The Independent on Sunday's gardening columnist, Emma Townshend has a garden in West London which she regularly hears passing children refer to as "the Amazon Jungle". She has spent years researching Victorian horticulture and teaching history of science in adult education, while growing the biggest plants she can. Her basic ambition in life is to keep up that important neighbourhood reputation.
3D glasses got big! This is us on Friday night in the London IMAX, waiting for a sneak 15 minute preview of James Cameron's long-awaited 'Avatar'. Jim C has been talking about making this movie for a long time, almost since before 'Titanic', and it's quite amazing to see it all on screen at long last. The CGI is like watching a cross between a great big cartoon for grown-ups and the best of all possible computer games; but the script is, ahem, pre-post-colonial, to say the least.
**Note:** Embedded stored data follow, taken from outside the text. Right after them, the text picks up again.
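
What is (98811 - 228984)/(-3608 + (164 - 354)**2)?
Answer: -130173/32492 ≈ -4.0063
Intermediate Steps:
(98811 - 228984)/(-3608 + (164 - 354)**2) = -130173/(-3608 + (-190)**2) = -130173/(-3608 + 36100) = -130173/32492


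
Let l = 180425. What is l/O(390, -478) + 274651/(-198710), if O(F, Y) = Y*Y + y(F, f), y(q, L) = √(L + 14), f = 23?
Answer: -878067513991367/1481949039071070 - 25775*√37/7457848317 ≈ -0.59253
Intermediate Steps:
y(q, L) = √(14 + L)
O(F, Y) = √37 + Y² (O(F, Y) = Y*Y + √(14 + 23) = Y² + √37 = √37 + Y²)
l/O(390, -478) + 274651/(-198710) = 180425/(√37 + (-478)²) + 274651/(-198710) = 180425/(√37 + 228484) + 274651*(-1/198710) = 180425/(228484 + √37) - 274651/198710 = -274651/198710 + 180425/(228484 + √37)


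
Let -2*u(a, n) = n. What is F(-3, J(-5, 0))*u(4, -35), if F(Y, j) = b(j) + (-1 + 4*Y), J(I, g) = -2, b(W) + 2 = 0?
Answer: -525/2 ≈ -262.50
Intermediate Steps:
b(W) = -2 (b(W) = -2 + 0 = -2)
u(a, n) = -n/2
F(Y, j) = -3 + 4*Y (F(Y, j) = -2 + (-1 + 4*Y) = -3 + 4*Y)
F(-3, J(-5, 0))*u(4, -35) = (-3 + 4*(-3))*(-½*(-35)) = (-3 - 12)*(35/2) = -15*35/2 = -525/2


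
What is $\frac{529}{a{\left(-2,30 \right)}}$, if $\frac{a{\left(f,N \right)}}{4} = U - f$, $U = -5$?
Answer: $- \frac{529}{12} \approx -44.083$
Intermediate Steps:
$a{\left(f,N \right)} = -20 - 4 f$ ($a{\left(f,N \right)} = 4 \left(-5 - f\right) = -20 - 4 f$)
$\frac{529}{a{\left(-2,30 \right)}} = \frac{529}{-20 - -8} = \frac{529}{-20 + 8} = \frac{529}{-12} = 529 \left(- \frac{1}{12}\right) = - \frac{529}{12}$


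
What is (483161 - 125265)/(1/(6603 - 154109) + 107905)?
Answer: 52791807376/15916634929 ≈ 3.3168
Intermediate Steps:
(483161 - 125265)/(1/(6603 - 154109) + 107905) = 357896/(1/(-147506) + 107905) = 357896/(-1/147506 + 107905) = 357896/(15916634929/147506) = 357896*(147506/15916634929) = 52791807376/15916634929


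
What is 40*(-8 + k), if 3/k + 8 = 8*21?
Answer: -1277/4 ≈ -319.25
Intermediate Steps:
k = 3/160 (k = 3/(-8 + 8*21) = 3/(-8 + 168) = 3/160 ≈ 0.018750)
40*(-8 + k) = 40*(-8 + 3/160) = 40*(-1277/160) = -1277/4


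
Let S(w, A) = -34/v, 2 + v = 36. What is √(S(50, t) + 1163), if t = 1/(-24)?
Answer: √1162 ≈ 34.088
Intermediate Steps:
v = 34 (v = -2 + 36 = 34)
t = -1/24 ≈ -0.041667
S(w, A) = -1 (S(w, A) = -34/34 = -34*1/34 = -1)
√(S(50, t) + 1163) = √(-1 + 1163) = √1162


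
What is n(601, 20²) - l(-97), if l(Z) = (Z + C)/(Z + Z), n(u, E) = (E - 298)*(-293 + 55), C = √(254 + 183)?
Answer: -48553/2 + √437/194 ≈ -24276.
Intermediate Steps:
C = √437 ≈ 20.905
n(u, E) = 70924 - 238*E (n(u, E) = (-298 + E)*(-238) = 70924 - 238*E)
l(Z) = (Z + √437)/(2*Z) (l(Z) = (Z + √437)/(Z + Z) = (Z + √437)/((2*Z)) = (Z + √437)*(1/(2*Z)) = (Z + √437)/(2*Z))
n(601, 20²) - l(-97) = (70924 - 238*20²) - (-97 + √437)/(2*(-97)) = (70924 - 238*400) - (-1)*(-97 + √437)/(2*97) = (70924 - 95200) - (½ - √437/194) = -24276 + (-½ + √437/194) = -48553/2 + √437/194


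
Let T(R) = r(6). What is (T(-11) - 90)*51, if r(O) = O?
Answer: -4284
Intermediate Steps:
T(R) = 6
(T(-11) - 90)*51 = (6 - 90)*51 = -84*51 = -4284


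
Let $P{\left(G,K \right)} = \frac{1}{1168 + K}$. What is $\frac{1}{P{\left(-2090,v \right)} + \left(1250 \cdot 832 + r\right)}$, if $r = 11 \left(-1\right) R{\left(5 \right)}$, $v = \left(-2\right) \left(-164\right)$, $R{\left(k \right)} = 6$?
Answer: $\frac{1496}{1555741265} \approx 9.616 \cdot 10^{-7}$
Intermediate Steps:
$v = 328$
$r = -66$ ($r = 11 \left(-1\right) 6 = \left(-11\right) 6 = -66$)
$\frac{1}{P{\left(-2090,v \right)} + \left(1250 \cdot 832 + r\right)} = \frac{1}{\frac{1}{1168 + 328} + \left(1250 \cdot 832 - 66\right)} = \frac{1}{\frac{1}{1496} + \left(1040000 - 66\right)} = \frac{1}{\frac{1}{1496} + 1039934} = \frac{1}{\frac{1555741265}{1496}} = \frac{1496}{1555741265}$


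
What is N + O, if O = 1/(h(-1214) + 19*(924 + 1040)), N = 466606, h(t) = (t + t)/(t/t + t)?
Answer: 21121730619229/45266736 ≈ 4.6661e+5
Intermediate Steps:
h(t) = 2*t/(1 + t) (h(t) = (2*t)/(1 + t) = 2*t/(1 + t))
O = 1213/45266736 (O = 1/(2*(-1214)/(1 - 1214) + 19*(924 + 1040)) = 1/(2*(-1214)/(-1213) + 19*1964) = 1/(2*(-1214)*(-1/1213) + 37316) = 1/(2428/1213 + 37316) = 1/(45266736/1213) = 1213/45266736 ≈ 2.6797e-5)
N + O = 466606 + 1213/45266736 = 21121730619229/45266736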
The film's opening has a hard, military feel, as Jake Sully, a soldier disabled in combat, arrives at a distant planet. Here he will be allowed to work as a soldier again: Sigourney Weaver's Dr Augustine has a system which will let him use his mind to control an external body. Jake's new body is fairly humanoid in appearance, but for me there's way too much whiff of Jar Jar Binks, the irritating quasi-Caribbean CGI alien who singlehandedly ruined Phantom Menace. Though the 3D bits are spectacular.
It's once Jake gets out on the planet itself that the film takes a distinct turn for the worse. Jake strikes up a working relationship with a 'sexy native' called Neytiri, who speaks English (conveniently) but in half sentences reminiscent of 'me Tarzan, you Jane'. The rules of the alien jungle are explained with painful and obvious cringiness, as in scenes involving Jake mastering a bucking bronco pterosaur: "How will I know if he's the one for me?" "He will try to kill you," says Neytiri, in a surprisingly complete phrase.
I just would have thought we'd got past having movies where the stupid but brave outsider is taught by the wise and innocent native. Especially one speaking this kind of broken English. There's something so deeply offensive about it, especially in the context of the clear references to current American imperialist adventures which litter the scenes we saw from the front of the film. There's been reams written about the crap English and crap accents non-white actors have been made to speak in movies about colonial settings over the years, and it's amazing that Cameron's team have chosen so totally to disregard it.
James Cameron has made great films ( 'The Abyss' stands as the most magical and strange of underwater fantasies) but I think this one scores high on the visuals and low on story and script. Perhaps the studios who funded the film knew all along that the film's core audience would be non-English speakers; and that therefore, in their calculations, the quality of the script never really mattered. Roll on December, when we can see if their maths was correct.